You point out that AV won't end safe seats but appear to buy into some of the more subtle myths perpetuated by the No campaign in your explanation of this point.

Firstly, two-thirds of MPs don't currently get 50% of the vote, but many of these may currently be regarded as safe. For example, an MP may have 40% of the vote, with other candidates at 20% or below. Under FPTP, this would probably be regarded as a safe seat, such is the lead, but may well not be under AV. As you say beforehand, MPs will have to broaden their appeal.

Secondly, and perhaps more crucially, that an MP currently gets more than 50% of the vote in no way means that their seat would be safe under AV since many of their votes might be tactical rather than genuine first choices. Given the freedom to vote for their first choice candidate knowing that it won't be wasted, it may be that the candidate with the most votes won't get 50% initially. Although they may still get elected, it may not be with the same majority as when people felt they had no choice but to vote tactically, second-guessing others' votes in the process.

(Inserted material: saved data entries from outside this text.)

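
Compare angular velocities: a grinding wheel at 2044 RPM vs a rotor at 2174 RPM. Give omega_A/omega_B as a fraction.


Given: RPM_A = 2044, RPM_B = 2174
omega = 2*pi*RPM/60, so omega_A/omega_B = RPM_A / RPM_B
omega_A/omega_B = 2044 / 2174
omega_A/omega_B = 1022/1087

1022/1087


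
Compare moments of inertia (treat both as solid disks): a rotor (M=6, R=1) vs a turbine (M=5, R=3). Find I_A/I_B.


Given: M1=6 kg, R1=1 m, M2=5 kg, R2=3 m
For a disk: I = (1/2)*M*R^2, so I_A/I_B = (M1*R1^2)/(M2*R2^2)
M1*R1^2 = 6*1 = 6
M2*R2^2 = 5*9 = 45
I_A/I_B = 6/45 = 2/15

2/15


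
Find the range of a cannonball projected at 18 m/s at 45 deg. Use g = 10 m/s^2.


Given: v0 = 18 m/s, theta = 45 deg, g = 10 m/s^2
sin(2*45) = sin(90) = 1
Using R = v0^2 * sin(2*theta) / g
R = 18^2 * 1 / 10
R = 324 / 10
R = 162/5 m

162/5 m


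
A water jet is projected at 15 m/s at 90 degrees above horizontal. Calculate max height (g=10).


Given: v0 = 15 m/s, theta = 90 deg, g = 10 m/s^2
sin^2(90) = 1
Using H = v0^2 * sin^2(theta) / (2*g)
H = 15^2 * 1 / (2*10)
H = 225 * 1 / 20
H = 225 / 20
H = 45/4 m

45/4 m


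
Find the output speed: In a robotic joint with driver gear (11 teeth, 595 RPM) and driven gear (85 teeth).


Given: N1 = 11 teeth, w1 = 595 RPM, N2 = 85 teeth
Using N1*w1 = N2*w2
w2 = N1*w1 / N2
w2 = 11*595 / 85
w2 = 6545 / 85
w2 = 77 RPM

77 RPM


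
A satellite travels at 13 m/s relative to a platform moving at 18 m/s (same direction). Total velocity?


Given: object velocity = 13 m/s, platform velocity = 18 m/s (same direction)
Using classical velocity addition: v_total = v_object + v_platform
v_total = 13 + 18
v_total = 31 m/s

31 m/s


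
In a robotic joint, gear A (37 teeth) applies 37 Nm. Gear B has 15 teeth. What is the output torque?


Given: N1 = 37, N2 = 15, T1 = 37 Nm
Using T2/T1 = N2/N1
T2 = T1 * N2 / N1
T2 = 37 * 15 / 37
T2 = 555 / 37
T2 = 15 Nm

15 Nm


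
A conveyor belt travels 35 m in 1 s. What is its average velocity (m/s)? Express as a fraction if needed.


Given: distance d = 35 m, time t = 1 s
Using v = d / t
v = 35 / 1
v = 35 m/s

35 m/s


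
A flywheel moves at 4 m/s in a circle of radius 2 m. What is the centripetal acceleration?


Given: v = 4 m/s, r = 2 m
Using a_c = v^2 / r
a_c = 4^2 / 2
a_c = 16 / 2
a_c = 8 m/s^2

8 m/s^2


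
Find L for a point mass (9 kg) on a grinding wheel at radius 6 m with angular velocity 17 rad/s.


Given: m = 9 kg, r = 6 m, omega = 17 rad/s
For a point mass: I = m*r^2
I = 9*6^2 = 9*36 = 324
L = I*omega = 324*17
L = 5508 kg*m^2/s

5508 kg*m^2/s


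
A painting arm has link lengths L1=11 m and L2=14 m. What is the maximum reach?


Given: L1 = 11 m, L2 = 14 m
For a 2-link planar arm, max reach = L1 + L2 (fully extended)
Max reach = 11 + 14
Max reach = 25 m

25 m


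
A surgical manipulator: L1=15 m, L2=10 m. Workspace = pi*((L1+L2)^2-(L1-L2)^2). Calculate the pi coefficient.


Given: L1 = 15, L2 = 10
(L1+L2)^2 = (25)^2 = 625
(L1-L2)^2 = (5)^2 = 25
Difference = 625 - 25 = 600
This equals 4*L1*L2 = 4*15*10 = 600
Workspace area = 600*pi

600


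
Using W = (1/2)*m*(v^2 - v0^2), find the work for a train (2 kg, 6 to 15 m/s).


Given: m = 2 kg, v0 = 6 m/s, v = 15 m/s
Using W = (1/2)*m*(v^2 - v0^2)
v^2 = 15^2 = 225
v0^2 = 6^2 = 36
v^2 - v0^2 = 225 - 36 = 189
W = (1/2)*2*189 = 189 J

189 J


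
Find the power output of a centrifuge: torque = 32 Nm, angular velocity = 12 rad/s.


Given: tau = 32 Nm, omega = 12 rad/s
Using P = tau * omega
P = 32 * 12
P = 384 W

384 W


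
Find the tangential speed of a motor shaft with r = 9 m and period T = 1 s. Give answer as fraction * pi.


Given: radius r = 9 m, period T = 1 s
Using v = 2*pi*r / T
v = 2*pi*9 / 1
v = 18*pi / 1
v = 18*pi m/s

18*pi m/s


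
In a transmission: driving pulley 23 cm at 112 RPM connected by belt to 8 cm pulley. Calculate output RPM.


Given: D1 = 23 cm, w1 = 112 RPM, D2 = 8 cm
Using D1*w1 = D2*w2
w2 = D1*w1 / D2
w2 = 23*112 / 8
w2 = 2576 / 8
w2 = 322 RPM

322 RPM


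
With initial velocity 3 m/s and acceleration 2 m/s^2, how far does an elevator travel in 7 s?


Given: v0 = 3 m/s, a = 2 m/s^2, t = 7 s
Using s = v0*t + (1/2)*a*t^2
s = 3*7 + (1/2)*2*7^2
s = 21 + (1/2)*98
s = 21 + 49
s = 70

70 m


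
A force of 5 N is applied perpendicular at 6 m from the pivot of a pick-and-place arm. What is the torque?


Given: F = 5 N, r = 6 m, angle = 90 deg (perpendicular)
Using tau = F * r * sin(90)
sin(90) = 1
tau = 5 * 6 * 1
tau = 30 Nm

30 Nm


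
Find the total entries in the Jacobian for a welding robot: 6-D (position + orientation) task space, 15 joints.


Given: task space dimension = 6, joints = 15
Jacobian is a 6 x 15 matrix
Total entries = rows * columns
Total = 6 * 15
Total = 90

90


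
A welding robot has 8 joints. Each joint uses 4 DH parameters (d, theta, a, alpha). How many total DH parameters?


Given: 8 joints, 4 DH parameters per joint (d, theta, a, alpha)
Total DH parameters = number_of_joints * 4
Total = 8 * 4
Total = 32

32


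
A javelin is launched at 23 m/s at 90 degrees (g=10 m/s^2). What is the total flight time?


Given: v0 = 23 m/s, theta = 90 deg, g = 10 m/s^2
sin(90) = 1
Using T = 2*v0*sin(theta) / g
T = 2*23*1 / 10
T = 46 / 10
T = 23/5 s

23/5 s


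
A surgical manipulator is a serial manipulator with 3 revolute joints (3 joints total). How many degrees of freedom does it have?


Given: serial robot with 3 revolute joints
DOF contribution per joint type: revolute=1, prismatic=1, spherical=3, fixed=0
DOF = 3*1
DOF = 3

3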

Finally, given that people may feel they have more of a say with AV, if not with their first choice then with their second or third, this may increase turnout, particularly among those who dislike their safe-under-FPTP MP.

Zak said...

You may have a point there. I guess AV might mean that some of the seats which are relatively safe now might not be as safe under AV but generally, I would suspect that very safe seats are safe mainly because they have a very high proportion of supporters who would still vote for the party regardless of which system was used.

As to higher turnout, I find it difficult to believe people would feel they had more of a say under AV, mainly because it's still one vote at the end of the day but I suppose it cannot be ruled out.

BillyBob said...

You say a safe seat is one where people vote overwhelmingly for the same party. This is not true. Where I live is considered a safe seat and far less than 50% of people voted for the incumbent in the last election. Seats can be considered safe if the opposition to the incumbent is highly fractured between two or more parties. AV will go some way towards giving the voters in these kinds of constituencies more say, so I am voting YES.

Captain PhingerSpex said...

I hope you do go into politics, and that you can maintain your idealism. Great blog, I like what you're doing here.